The graphics processor maker revealed today at HPC 2010 China an incredible new supercomputer, built using NVIDIA's GPUs which support CUDA, a C-driven technology that allows for the implementation of parallel computing code on the GPU. The new supercomputer is named Tianhe-1a. It is located at the National University of Defense Technology (NUDT) in Tianjin, China and is fully operational.
With a total computing power of 2.507 petaflops, as determined by the LINPACK benchmark which solves a dense system of linear equations, China's new supercomputer is the most powerful one in the world.
And NVIDIA's real bragging rights come when the power consumption is discussed. By using GPUs instead of purely CPUs to fuel its calculations, the installation's power footprint is cut from an estimated 12 MW to 4.04 MW, saving enough electricity to power 5,000 homes a year.
Guangming Liu, chief of National Supercomputer Center in Tianjin comments, "The performance and efficiency of Tianhe-1A was simply not possible without GPUs. The scientific research that is now possible with a system of this scale is almost without limits; we could not be more pleased with the results."
The supercomputer is composed of 7,168 NVIDIA Tesla M2050 GPUs and 14,336 CPUs. If it were only using CPUs it would also require twice the floor space, as it would require 50,000 CPUs to match the combined performance of the GPUs+CPUs.
China is offering open access to computing time on the supercomputer, but it's unclear whether Chinese researchers will be given preference over foreign ones.

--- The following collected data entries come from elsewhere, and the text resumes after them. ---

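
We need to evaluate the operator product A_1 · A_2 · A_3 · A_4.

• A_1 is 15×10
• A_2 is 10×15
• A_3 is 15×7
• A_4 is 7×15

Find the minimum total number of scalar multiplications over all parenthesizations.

3675

Adjacent pairs: A_1A_2 = 15·10·15 = 2250; A_2A_3 = 10·15·7 = 1050; A_3A_4 = 15·7·15 = 1575.
Length 3: A_1..A_3: k=1: 0+1050+15·10·7=2100; k=2: 2250+0+15·15·7=3825 → min 2100 | A_2..A_4: k=2: 0+1575+10·15·15=3825; k=3: 1050+0+10·7·15=2100 → min 2100.
Length 4: A_1..A_4: k=1: 0+2100+15·10·15=4350; k=2: 2250+1575+15·15·15=7200; k=3: 2100+0+15·7·15=3675 → min 3675.
Optimal order: ((A_1 · (A_2 · A_3)) · A_4) with cost 3675.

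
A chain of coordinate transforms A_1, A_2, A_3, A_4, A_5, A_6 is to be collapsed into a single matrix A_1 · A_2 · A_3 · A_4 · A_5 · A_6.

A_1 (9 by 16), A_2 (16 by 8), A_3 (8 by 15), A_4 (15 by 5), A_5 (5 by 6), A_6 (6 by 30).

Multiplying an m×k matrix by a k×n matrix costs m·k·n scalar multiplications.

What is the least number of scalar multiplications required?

3850

Adjacent pairs: A_1A_2 = 9·16·8 = 1152; A_2A_3 = 16·8·15 = 1920; A_3A_4 = 8·15·5 = 600; A_4A_5 = 15·5·6 = 450; A_5A_6 = 5·6·30 = 900.
Length 3: A_1..A_3: k=1: 0+1920+9·16·15=4080; k=2: 1152+0+9·8·15=2232 → min 2232 | A_2..A_4: k=2: 0+600+16·8·5=1240; k=3: 1920+0+16·15·5=3120 → min 1240 | A_3..A_5: k=3: 0+450+8·15·6=1170; k=4: 600+0+8·5·6=840 → min 840 | A_4..A_6: k=4: 0+900+15·5·30=3150; k=5: 450+0+15·6·30=3150 → min 3150.
Length 4: A_1..A_4: k=1: 0+1240+9·16·5=1960; k=2: 1152+600+9·8·5=2112; k=3: 2232+0+9·15·5=2907 → min 1960 | A_2..A_5: k=2: 0+840+16·8·6=1608; k=3: 1920+450+16·15·6=3810; k=4: 1240+0+16·5·6=1720 → min 1608 | A_3..A_6: k=3: 0+3150+8·15·30=6750; k=4: 600+900+8·5·30=2700; k=5: 840+0+8·6·30=2280 → min 2280.
Length 5: A_1..A_5: k=1: 0+1608+9·16·6=2472; k=2: 1152+840+9·8·6=2424; k=3: 2232+450+9·15·6=3492; k=4: 1960+0+9·5·6=2230 → min 2230 | A_2..A_6: k=2: 0+2280+16·8·30=6120; k=3: 1920+3150+16·15·30=12270; k=4: 1240+900+16·5·30=4540; k=5: 1608+0+16·6·30=4488 → min 4488.
Length 6: A_1..A_6: k=1: 0+4488+9·16·30=8808; k=2: 1152+2280+9·8·30=5592; k=3: 2232+3150+9·15·30=9432; k=4: 1960+900+9·5·30=4210; k=5: 2230+0+9·6·30=3850 → min 3850.
Optimal order: (((A_1 · (A_2 · (A_3 · A_4))) · A_5) · A_6) with cost 3850.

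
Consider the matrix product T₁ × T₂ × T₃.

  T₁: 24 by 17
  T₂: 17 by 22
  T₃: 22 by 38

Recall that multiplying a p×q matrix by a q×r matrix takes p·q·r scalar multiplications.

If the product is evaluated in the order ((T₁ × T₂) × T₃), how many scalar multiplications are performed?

(T₁ × T₂): 24×17 by 17×22 → 24×22, cost 24·17·22 = 8976
((T₁ × T₂) × T₃): 24×22 by 22×38 → 24×38, cost 24·22·38 = 20064; cumulative 29040
Total: 29040 scalar multiplications.

29040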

With the addition of the new supercomputer, China now has two of the three most powerful supercomputers in the world. The third most powerful one -- previously in second place -- was the Nebulae supercomputer located in Shenzhen, which also uses NVIDIA's Tesla GPUs. It has a peak capacity of 1.271 petaflops in LINPACK.
Tianhe-1a kicks an American computer out of the top spot. The Jaguar supercomputer built by Cray at Oak Ridge National Laboratory (ORNL) in Oak Ridge, Tennessee is now only the world's second most powerful computer. That machine, powered by its thousands of Opteron cores, posted 1.75 petaflop LINPACK performance.